On Sun, Sep 8, 2024 at 10:35 PM Pedro Falcato <pedro.falcato@xxxxxxxxx> wrote:
> Hi,
>
> I agree with most of the points. Sitting down here to write unofficial
> guidelines for mseal behavior.
>
> mseal should seal regions and mark them immutable, which means their protection
> and contents (ish?) (not _only_ backing mapping, but also contents in general
> (see madvise below)) should not be changed throughout the lifetime of the address space.
>
> For the general syscall interface, this means:
> 1) mprotect and munmap need to be blocked on mseal regions.
> 1a) munmap _cannot_ tolerate partial failure, per POSIX.
> 2b) mmap MAP_FIXED counts as an unmap operation and also needs to be blocked and return -EPERM.
>
> 2) Most madvise calls are allowed, except for destructive operations on
> read-only anonymous _pages_ (MADV_DONTNEED is destructive for anon, but we also don't care
> about blocking these ops if we can do it manually with e.g memset)
> 2a) The current implementation only blocks discard on anonymous _regions_, which is slightly
> different. We probably do want to block these on MAP_PRIVATE file mappings, as to block
> stuff like madvise MADV_DONTNEED on program rodata.
> 2b) We take into account pkeys when doing the permission checks.
>
> 3) mremap is not allowed as we'd change the "contents" of the old region.
> 3a) Should mremap expansion be allowed? aka only block moving and shrinking, but allow expansion.
> We already informally allow expansion if e.g mmapping after it + mseal.
>
> 4) mlock and msync are allowed.
>
> 5) mseal is blocked.
>
> 6) Other miscellaneous syscalls (mbind, etc) that do not change contents in any way, are allowed.

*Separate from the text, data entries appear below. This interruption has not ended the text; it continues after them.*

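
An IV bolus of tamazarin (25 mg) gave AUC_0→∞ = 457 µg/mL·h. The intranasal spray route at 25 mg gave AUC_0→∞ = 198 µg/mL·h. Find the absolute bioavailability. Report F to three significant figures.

F = (AUC_ev / D_ev) / (AUC_iv / D_iv)
  = (198/25) / (457/25)
  = 7.92 / 18.28 = 0.4333

F = 0.433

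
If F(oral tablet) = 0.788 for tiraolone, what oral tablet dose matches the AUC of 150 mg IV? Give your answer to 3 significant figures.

D_oral = 190 mg

For equal systemic exposure: F × D_ev = D_iv
D_ev = D_iv / F = 150 / 0.788 = 190.355 mg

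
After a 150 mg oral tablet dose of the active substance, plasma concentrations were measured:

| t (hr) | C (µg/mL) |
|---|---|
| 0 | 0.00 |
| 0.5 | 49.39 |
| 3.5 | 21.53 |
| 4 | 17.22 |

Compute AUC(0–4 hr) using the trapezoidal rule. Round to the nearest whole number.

Trapezoidal AUC_0→4:
  [0→0.5]: (0.00+49.39)/2 × 0.5 = 12.3475
  [0.5→3.5]: (49.39+21.53)/2 × 3 = 106.38
  [3.5→4]: (21.53+17.22)/2 × 0.5 = 9.6875
  Sum = 128.415 µg/mL·hr

AUC = 128 µg/mL·hr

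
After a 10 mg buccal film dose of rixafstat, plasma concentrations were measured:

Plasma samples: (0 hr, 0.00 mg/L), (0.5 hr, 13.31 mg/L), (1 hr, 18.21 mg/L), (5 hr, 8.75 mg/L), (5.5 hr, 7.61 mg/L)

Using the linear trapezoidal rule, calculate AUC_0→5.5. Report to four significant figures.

Trapezoidal AUC_0→5.5:
  [0→0.5]: (0.00+13.31)/2 × 0.5 = 3.3275
  [0.5→1]: (13.31+18.21)/2 × 0.5 = 7.88
  [1→5]: (18.21+8.75)/2 × 4 = 53.92
  [5→5.5]: (8.75+7.61)/2 × 0.5 = 4.09
  Sum = 69.2175 mg/L·hr

AUC = 69.22 mg/L·hr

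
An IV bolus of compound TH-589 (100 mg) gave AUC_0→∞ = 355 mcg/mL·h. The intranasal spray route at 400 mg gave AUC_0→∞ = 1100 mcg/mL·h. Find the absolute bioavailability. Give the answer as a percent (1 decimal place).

F = 77.5%

F = (AUC_ev / D_ev) / (AUC_iv / D_iv)
  = (1100/400) / (355/100)
  = 2.75 / 3.55 = 0.7746
  = 77.46%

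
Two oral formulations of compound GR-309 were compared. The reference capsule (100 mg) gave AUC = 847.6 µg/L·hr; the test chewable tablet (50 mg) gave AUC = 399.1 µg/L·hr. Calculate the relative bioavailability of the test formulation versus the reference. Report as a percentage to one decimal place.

F_rel = (AUC_test/D_test) / (AUC_ref/D_ref)
      = (399.1/50) / (847.6/100)
      = 7.982 / 8.476 = 0.9417 = 94.17%

F_rel = 94.2%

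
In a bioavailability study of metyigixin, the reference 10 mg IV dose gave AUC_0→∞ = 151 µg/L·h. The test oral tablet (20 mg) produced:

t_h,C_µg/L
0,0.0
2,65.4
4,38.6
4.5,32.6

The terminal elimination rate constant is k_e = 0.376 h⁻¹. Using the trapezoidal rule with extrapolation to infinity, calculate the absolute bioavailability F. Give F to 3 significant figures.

Trapezoidal AUC_0→4.5 (oral tablet):
  [0→2]: (0.0+65.4)/2 × 2 = 65.4
  [2→4]: (65.4+38.6)/2 × 2 = 104.0
  [4→4.5]: (38.6+32.6)/2 × 0.5 = 17.8
  Sum = 187.2 µg/L·h
Tail: C_last/k_e = 32.6/0.376 = 86.702
AUC_0→∞ (oral tablet) = 187.2 + 86.702 = 273.902 µg/L·h
F = (AUC_ev/D_ev)/(AUC_iv/D_iv) = (273.902/20)/(151/10) = 13.6951/15.1 = 0.9070

F = 0.907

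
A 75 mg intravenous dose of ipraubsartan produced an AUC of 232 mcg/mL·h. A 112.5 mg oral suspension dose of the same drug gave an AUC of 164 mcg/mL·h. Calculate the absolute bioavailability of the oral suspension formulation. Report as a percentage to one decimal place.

F = (AUC_ev / D_ev) / (AUC_iv / D_iv)
  = (164/112.5) / (232/75)
  = 1.45778 / 3.09333 = 0.4713
  = 47.13%

F = 47.1%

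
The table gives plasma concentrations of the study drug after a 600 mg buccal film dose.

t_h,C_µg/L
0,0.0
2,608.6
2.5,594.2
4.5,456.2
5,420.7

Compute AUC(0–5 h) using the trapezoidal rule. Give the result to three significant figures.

AUC = 2180 µg/L·h

Trapezoidal AUC_0→5:
  [0→2]: (0.0+608.6)/2 × 2 = 608.6
  [2→2.5]: (608.6+594.2)/2 × 0.5 = 300.7
  [2.5→4.5]: (594.2+456.2)/2 × 2 = 1050.4
  [4.5→5]: (456.2+420.7)/2 × 0.5 = 219.225
  Sum = 2178.925 µg/L·h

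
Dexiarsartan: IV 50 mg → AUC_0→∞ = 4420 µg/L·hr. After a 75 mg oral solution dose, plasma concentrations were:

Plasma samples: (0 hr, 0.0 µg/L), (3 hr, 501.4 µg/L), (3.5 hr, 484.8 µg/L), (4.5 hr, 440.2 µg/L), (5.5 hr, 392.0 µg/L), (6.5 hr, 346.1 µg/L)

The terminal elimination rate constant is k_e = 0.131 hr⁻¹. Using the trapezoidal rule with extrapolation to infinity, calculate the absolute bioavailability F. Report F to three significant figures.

Trapezoidal AUC_0→6.5 (oral solution):
  [0→3]: (0.0+501.4)/2 × 3 = 752.1
  [3→3.5]: (501.4+484.8)/2 × 0.5 = 246.55
  [3.5→4.5]: (484.8+440.2)/2 × 1 = 462.5
  [4.5→5.5]: (440.2+392.0)/2 × 1 = 416.1
  [5.5→6.5]: (392.0+346.1)/2 × 1 = 369.05
  Sum = 2246.3 µg/L·hr
Tail: C_last/k_e = 346.1/0.131 = 2641.985
AUC_0→∞ (oral solution) = 2246.3 + 2641.985 = 4888.285 µg/L·hr
F = (AUC_ev/D_ev)/(AUC_iv/D_iv) = (4888.285/75)/(4420/50) = 65.1771/88.4 = 0.7373

F = 0.737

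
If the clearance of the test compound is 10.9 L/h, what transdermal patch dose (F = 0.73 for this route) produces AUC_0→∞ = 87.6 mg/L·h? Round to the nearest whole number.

Dose = 1308 mg

Dose = CL × AUC_0→∞ / F
     = 10.9 × 87.6 / 0.73 = 1308 mg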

> 6a) This obviously means PTEs can change as long as the contents don't. Swapping is also ok.
>
> 7) FOLL_FORCE (kernel-internal speak, more commonly seen as ptrace and /proc/self/mem from userspace)
> should be disallowed (?)
> 7a) This currently does not happen, and seems like a large hole? But disallowing this
> would probably severely break ptrace if the ELF sealing plans come to fruition.
>
> When we say "disallowed", we usually (apart from munmap) allow for partial failure. This
> means getting an -EPERM while part of the call succeeded, if we e.g mprotect a region consisting
> of [NORMAL VMA][SEALED VMA]. We do not want to test for this, because we do not want to paint ourselves
> into a corner - this is strictly "undefined behavior". The msealed regions themselves
> will never be touched in such cases. (we do however want to test munmap operation atomicity, but this is
> also kind of a munmap-related test, and might not really be something we really want in the mseal tests)
>
> Kernel-internal wise: The VMA and PTE modifications resulting from the above operations are blocked.
> Sealed VMAs allow splitting and merging; there was contention about the splitting issue, but it truly
> does not make sense to block operations unless they affect a VMA entirely, and that would also force
> VMA merging to be ABI ("vma_merge isn't merging these two regions and now my madvise works/doesn't work :(").
>
>
> Do I have everything right? Am I missing anything?

Small addendum: file write, truncate and hole punching might also
matter for sealed file-backed regions, as these change the region's
contents, but we probably
want to rely on file write permissions to protect against this (as we
already do). Any other solution is probably terrible and probably
endlessly NAK'd by fs folks, but it does
mean sealed regions aren't really immutable if you or the attacker can
write to the file.

--
Pedro